Старая гадалка с загадочным именем Эсфирь поднимает на Машу бесцветные глаза.
– Конец жизни за решеткой.
– Это понятно, куда ему из клетки деться.
– Твой… – Эсфирь поднимает сучковатый палец. – Сумасшедший дом… Или клетка. Выбирай!
Она не из трусливых, и не надо её пугать. Маша нервно потёрла за ухом, выпрямилась и, уставившись гадалке в переносицу, произнесла металлическим голосом:
– Я пришла к вам, чтоб узнать своё будущее… Разыгрывать страшилки, чтобы произвести на меня впечатление, не надо. Я вам не за это заплатила. Так что говорите уже, что меня ждет. И поконкретней.
Эсфирь отодвинула книгу, стянула с груди массивный крест, очертила им в воздухе полукруг слева направо и наоборот и склонилась, упершись костлявой грудью в стол.
– Всех потеряешь, один останется. Убережешь его, других погубишь. И себя.
Гадалка откинулась на высокую спинку своего трона и закрыла глаза.
– И это всё? – хмыкнула Маша.
Эсфирь молча, не открывая глаз, кивнула и замерла. Оттеняемое огнем свечей лицо было мертвенно бледным. «Померла, что ли? – проскочило в голове Маши. – Притворяется, старая лгунья».
– Понятно. Разводилово. Вытягивание денег. – Маша встала и вышла из мрачной комнаты.
Остро наточенное лезвие ослепило, сверкнув металлическим лучом. Рука взлетела, на мгновение замерла, а потом резко опустилась вниз. Глухой хруст, и желтоватая слизь потекла по пальцам.
Мария отложила нож, стряхнула слизь в миску, смяла колючую скорлупу и выбросила в урну. Передумала, достала скорлупу из урны, налила в банку воды и опустила туда яичные осколки. Пригодится. На удобрения. Цветы поливать.

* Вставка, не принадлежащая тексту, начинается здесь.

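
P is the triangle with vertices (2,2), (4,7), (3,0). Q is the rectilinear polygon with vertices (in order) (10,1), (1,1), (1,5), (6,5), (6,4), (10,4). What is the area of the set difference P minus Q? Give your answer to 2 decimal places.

0.84

|P| = 4.5, |P∩Q| = 3.6643.
|P ∖ Q| = |P| − |P∩Q| = 4.5 − 3.6643 = 0.84.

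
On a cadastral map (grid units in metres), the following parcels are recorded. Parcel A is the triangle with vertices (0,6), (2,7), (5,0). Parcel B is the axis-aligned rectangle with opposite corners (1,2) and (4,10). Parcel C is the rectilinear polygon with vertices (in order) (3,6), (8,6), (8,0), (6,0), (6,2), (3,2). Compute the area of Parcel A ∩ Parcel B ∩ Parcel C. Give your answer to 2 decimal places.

1.43

The intersection is the polygon with vertices (4,2.333), (4,2), (3.333,2), (3,2.4), (3,4.667).
By the shoelace formula its area is 1.43.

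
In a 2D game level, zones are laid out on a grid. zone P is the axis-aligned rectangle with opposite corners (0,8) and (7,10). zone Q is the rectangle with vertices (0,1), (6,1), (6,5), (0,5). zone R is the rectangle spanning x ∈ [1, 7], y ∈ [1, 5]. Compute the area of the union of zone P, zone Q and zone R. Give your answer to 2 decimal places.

42.00

By inclusion–exclusion:
Individual areas: |zone P| = 14, |zone Q| = 24, |zone R| = 24.
|zone P∩zone Q| = 0 (no overlap).
|zone P∩zone R| = 0 (no overlap).
|zone Q∩zone R|: x∈[1,6], y∈[1,5] → 5·4 = 20.
|zone P∩zone Q∩zone R| = 0.
|zone P ∪ zone Q ∪ zone R| = 62 − 20 + 0 = 42.00.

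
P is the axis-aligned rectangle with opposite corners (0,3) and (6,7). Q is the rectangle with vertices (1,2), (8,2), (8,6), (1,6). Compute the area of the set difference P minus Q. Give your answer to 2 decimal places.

|P∩Q|: x∈[1,6], y∈[3,6] → 5·3 = 15.
|P| = 24.
|P ∖ Q| = |P| − |P∩Q| = 24 − 15 = 9.00.

9.00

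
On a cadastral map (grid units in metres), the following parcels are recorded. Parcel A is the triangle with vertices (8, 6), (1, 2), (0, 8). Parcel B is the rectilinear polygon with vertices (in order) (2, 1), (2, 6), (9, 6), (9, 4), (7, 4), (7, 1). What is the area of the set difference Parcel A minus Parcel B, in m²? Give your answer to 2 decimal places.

12.71

|Parcel A| = 23, |Parcel A∩Parcel B| = 10.2857.
|Parcel A ∖ Parcel B| = |Parcel A| − |Parcel A∩Parcel B| = 23 − 10.2857 = 12.71.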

Она мало что выбрасывала, ведь в хозяйстве нет ничего лишнего. Любая тряпочка, любая дощечка, всему рано или поздно найдётся применение.
Мария покопалась в коробке, вынула оттуда кусок поролона, который когда-то был вшит в бюстгальтер. Бюстгальтер давно сносился и уже восстановлению не подлежал, но поролон из чашечек служил отличным материалом для мытья посуды. Покупать специальную губку? Еще чего! Расточительство. «Используй то, что под рукою и не ищи себе другое», – так говорилось в каком-то старом иностранном мультфильме. Эту фразу она запомнила на всю жизнь. Так и жила. И это не жадность, как может кто-то про неё подумать. Нет, она не жадная, она рачительная. Бережливость помогала жить хоть и не богато, но и не нищенствовать. Посмотрела бы она, как на её зарплату, да вдвоём с сыном, смогли бы прожить те, кто её осуждал. А она живёт и не голодает.
Поролон, проехав по поверхности стола, впитал капли яичной жижи и полетел в раковину.
– Мать, – донеслось из коридора, через секунду в кухню влетел сын.
– Чего орёшь? Я не глухая. – Мария опустила в миску руки и принялась замешивать тесто.
– Вот! – Мирон протянул какую-то бумажку. – В ящике лежало.
– Что ты мне в нос суешь? Я всё равно без очков ничего не вижу. Чего это?
– Повестка! – Мирон выпятил грудь. – В армию меня призывают.
– Как в армию? – застыла Мария. – В какую ещё армию?
– Как в какую? Ну ты даёшь, мать. В обычную. Будто не знаешь, что мужиков в армию забирают.
– Ты мужик, что ли? – Руки, облепленные тестом, вынырнули из миски и повисли вдоль бёдер, как плети.